After his return to England, he turned his attention back to cataracts and took his initiative further with help from a scientist business partner who had the technology to mass produce affordable Perspex lenses.
He began working at St Thomas’s in 1946; the hospital where he first trained as a junior doctor. Three years later became the first doctor to successfully implant an artificial lens in a patient’s eye.
At the time, it was a radical idea and, at first, many people in his profession were concerned. But by the 1950s he was so in demand that he regularly flew out to American to operate in New York and Washington at weekends.
At his retirement from the NHS in the early 1970s it was still a controversial procedure. But by the 80s it had become routine practice – albeit needing a one centimetre incision, stitches, and a two-week recovery.
After retirement Sir Harold continued working privately in Harley Street, and was eventually vindicated by the profession that had initially doubted him and was elected as a Fellow of the Royal Society in 1986. He even went on to have the pioneering treatment himself. Sir Harold passed away aged 94 in 2001, a year after receiving a knighthood.
Today this type of surgery is the most common eye operation worldwide. Technological advancements mean it can be conducted with just a two millimetre incision to insert the lens, which then unfolds within the eye. No stitches are needed and patients go home the same day – with some not needing to wear glasses after.

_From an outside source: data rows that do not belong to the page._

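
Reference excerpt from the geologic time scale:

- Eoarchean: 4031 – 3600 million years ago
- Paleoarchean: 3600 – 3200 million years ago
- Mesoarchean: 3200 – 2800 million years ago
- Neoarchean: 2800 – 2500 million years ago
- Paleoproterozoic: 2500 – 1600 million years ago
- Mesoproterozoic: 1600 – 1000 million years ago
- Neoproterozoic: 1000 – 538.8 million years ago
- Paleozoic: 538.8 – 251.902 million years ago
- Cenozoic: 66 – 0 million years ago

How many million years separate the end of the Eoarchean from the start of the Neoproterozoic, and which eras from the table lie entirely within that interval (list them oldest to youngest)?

End of Eoarchean = 3600 Ma; start of Neoproterozoic = 1000 Ma.
Gap = 3600 − 1000 = 2600 Myr.
Eras wholly inside 3600–1000 Ma: Paleoarchean (3600–3200), Mesoarchean (3200–2800), Neoarchean (2800–2500), Paleoproterozoic (2500–1600), Mesoproterozoic (1600–1000).

2600 million years; Paleoarchean, Mesoarchean, Neoarchean, Paleoproterozoic, Mesoproterozoic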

St Thomas’ hospital carries out more than 50 cataract operations a week, with each one taking just fifteen to 30 minutes. Around 350,000 are performed across the UK every year. It is also still our leading centre for cataract research.
Professor David O’Brart, a consultant ophthalmic surgeon, has been looking at the benefits of operating on both eyes at the same time, something not routinely offered on the NHS. It is hoped this can be introduced at St Thomas’ as his research shows it can increase productivity by up to 38 per cent and help patients recover faster and spend less time in hospital.
The head of St Thomas’ eye service, consultant ophthalmologist Mr Nigel Davies, said: “It’s always an honour to help patients, especially when it comes to saving their sight. There is something particularly special about doing that in the same place where Sir Harold Ridley invented modern cataract surgery.
“The eye team at St Thomas’ is very proud to carry on his legacy every day. Thanks to the procedure he developed, lives have been transformed across the world. His contribution to human health and wellbeing is enormous.”